Alors que je théorise à travers le Send l’écriture web, cette écriture d’aujourd’hui qui imprègne tout ce que je touche, un jeune éditeur qui vient de lire L’homme qui lave les mains me laisse un message  sur mon répondeur :

Thierry, je ne peux pas prendre ton texte, c’est à la fois un roman et un essai, une biographie et une hagiographie, c’est scientifique et politique, objectif et militant. Je ne saurais pas qu’en faire.

Soit cet éditeur est faux-cul. Il n’a pas osé me dire « Je n’aime pas ton texte, je n’ai pas envie de le publier », ce que je peux très bien entendre. Soit, pire, il est pleutre, il a peur de prononcer un jugement que les lecteurs pourraient réprouver. Soit il pense vraiment ce qu’il m’a dit, alors je suis très inquiet au regard de sa jeunesse. S’il n’aime pas à cause de la confusion des genres, je suis bien heureux de ne pas travailler avec lui.

En ligne, nous avons fait exploser toutes les barrières, nous jouons de leur transgression. Dans la lignée de Musil, Broch, Proust, nous basculons du romanesque à la théorie sans plus aucun scrupule. Nous écrivons dans une forme fluide, non genrée selon les vieux critères et qui demain en appellera de nouveaux. En attendant, nous flottons avec délectation entre ce qui a été et ce qui n’est pas encore.

Nous nous moquons de ce que veut la masse monétisable. Nous ne sommes pas des marchands. Nous cherchons maladroitement à inventer les cases que les lecteurs aimeront une fois qu’elles seront normalisées et industrialisées. À ce moment, la création ce sera déplacée ailleurs.

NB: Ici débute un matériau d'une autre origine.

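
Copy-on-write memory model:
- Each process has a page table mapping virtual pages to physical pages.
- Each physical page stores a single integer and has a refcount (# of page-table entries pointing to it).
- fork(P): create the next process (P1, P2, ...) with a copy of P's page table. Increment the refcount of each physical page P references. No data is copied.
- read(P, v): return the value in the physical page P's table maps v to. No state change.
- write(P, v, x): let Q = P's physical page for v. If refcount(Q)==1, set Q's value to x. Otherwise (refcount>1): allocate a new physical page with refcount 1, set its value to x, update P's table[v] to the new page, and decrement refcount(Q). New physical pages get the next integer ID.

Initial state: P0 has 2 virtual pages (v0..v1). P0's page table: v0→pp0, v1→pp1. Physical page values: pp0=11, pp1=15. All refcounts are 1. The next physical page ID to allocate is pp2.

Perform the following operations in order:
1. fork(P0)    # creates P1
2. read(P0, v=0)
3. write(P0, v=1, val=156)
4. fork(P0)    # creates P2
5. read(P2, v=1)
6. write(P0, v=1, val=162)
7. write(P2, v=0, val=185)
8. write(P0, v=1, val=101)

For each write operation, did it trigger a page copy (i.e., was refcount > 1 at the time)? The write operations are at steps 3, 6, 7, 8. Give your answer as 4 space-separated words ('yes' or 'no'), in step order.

Op 1: fork(P0) -> P1. 2 ppages; refcounts: pp0:2 pp1:2
Op 2: read(P0, v0) -> 11. No state change.
Op 3: write(P0, v1, 156). refcount(pp1)=2>1 -> COPY to pp2. 3 ppages; refcounts: pp0:2 pp1:1 pp2:1
Op 4: fork(P0) -> P2. 3 ppages; refcounts: pp0:3 pp1:1 pp2:2
Op 5: read(P2, v1) -> 156. No state change.
Op 6: write(P0, v1, 162). refcount(pp2)=2>1 -> COPY to pp3. 4 ppages; refcounts: pp0:3 pp1:1 pp2:1 pp3:1
Op 7: write(P2, v0, 185). refcount(pp0)=3>1 -> COPY to pp4. 5 ppages; refcounts: pp0:2 pp1:1 pp2:1 pp3:1 pp4:1
Op 8: write(P0, v1, 101). refcount(pp3)=1 -> write in place. 5 ppages; refcounts: pp0:2 pp1:1 pp2:1 pp3:1 pp4:1

yes yes yes no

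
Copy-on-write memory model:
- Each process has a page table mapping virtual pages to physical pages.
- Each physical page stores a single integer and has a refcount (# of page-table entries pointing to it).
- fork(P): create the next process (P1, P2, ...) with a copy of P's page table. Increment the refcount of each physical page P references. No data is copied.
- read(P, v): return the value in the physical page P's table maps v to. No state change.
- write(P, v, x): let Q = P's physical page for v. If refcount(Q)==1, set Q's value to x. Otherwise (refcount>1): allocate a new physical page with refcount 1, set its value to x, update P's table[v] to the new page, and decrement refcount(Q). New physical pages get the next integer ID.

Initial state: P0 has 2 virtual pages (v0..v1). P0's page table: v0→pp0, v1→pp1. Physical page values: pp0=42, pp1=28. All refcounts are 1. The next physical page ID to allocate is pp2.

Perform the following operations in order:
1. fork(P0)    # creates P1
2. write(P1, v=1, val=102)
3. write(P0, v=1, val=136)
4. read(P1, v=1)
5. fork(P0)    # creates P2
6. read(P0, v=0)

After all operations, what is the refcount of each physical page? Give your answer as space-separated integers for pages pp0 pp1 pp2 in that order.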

Je revendique la confusion. J’ai bouclé mon Ératosthène depuis quelques mois, encore un livre en stand-by pour des considérations éditoriales, peut-être justement parce que c’est un monument en l’honneur de la confusion.

J’aime bien me sentir dans la peau d’un confus. J’ai envie de dire aux clairvoyants que leur transparence m’ennuie. Alors j’ai bien le droit en retour de les ennuyer avec mes textes.

Et heureusement que j’ai pris du recul, que je me moque de l’aval d’un éditeur. Savoir que ce que j’écris sera dans tous les cas publié me suffit, me libère, me permet de dire ce que je ne devrais pas dire. Le web fait de chacun de nous des rentiers de la littérature.